# Need opinions on this item..



## fet123 (Aug 27, 2006)

ok i know that most of you probably have jackets that are worth more than this set. But just be honest, I need to know if this set is worth the money and what can I xpect from it. This would be my first board, and I am you know some what still in learning conditions, the main question is, is this an ok set to keep learning on? i amn ot a park freak i like cruising a lot mostly little jump here and there.

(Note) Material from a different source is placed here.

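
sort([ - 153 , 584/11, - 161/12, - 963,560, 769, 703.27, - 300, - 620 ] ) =[ - 963, - 620 ,-300 , - 153 , - 161/12,  584/11 , 560  ,  703.27,  769 ]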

http://cgi.ebay.com/ws/eBayISAPI.dll?ViewItem&sspagename=ADME:B:AAQ:US:1&viewitem=&item=260045470964

thanks for the help


P.S. Anyone heard zuma wave snowboard, any comments on them?


----------



## rhm (May 16, 2006)

the problem is the boots. you won't be able to tell what the feel like buying them on the internet. snowboard boots are generally pretty comfy, but it is the support that you will be looking for. my old boots got so flimsy in the ankles that i kept injuring my right ankle. i got new ones that are really stiff and i love them. some cheaper boots don't have the rigidity and support of some other boots. if you are just learning this probably isn't a bad deal for the board and bindings alone. if the boots don't feel good you could e bay them and get some that are better for you. i don't know much about lamar stuff, but i see several people riding lamar boards on the mountain. it looks like these guys are giving a lot of advice on how to pick a board at the bottom of the post. they also have a selection of different models. i would give them a call and talk to them about which would be best for your height and weight.


----------



## psu96 (May 9, 2006)

Go to a ski swap, if possible. I bought a Simms Board, Burton Boots/bindings, pants for 200 dollars. I was able to try on everything and it all fits well.


----------



## fet123 (Aug 27, 2006)

Where can i find this ski swaps,


----------



## rhm (May 16, 2006)

where are you living? you probably wont find a ski swap unless you are near a ski resort town, or maybe a big city.


----------



## whyseth (Jan 23, 2004)

If you are in or near Denver find out if Christy Sports is doing their big tent sale again. The prices at the sale were out of control last year, and for the most part they know what they are talking about. Last year it was right around now, so look into it.


----------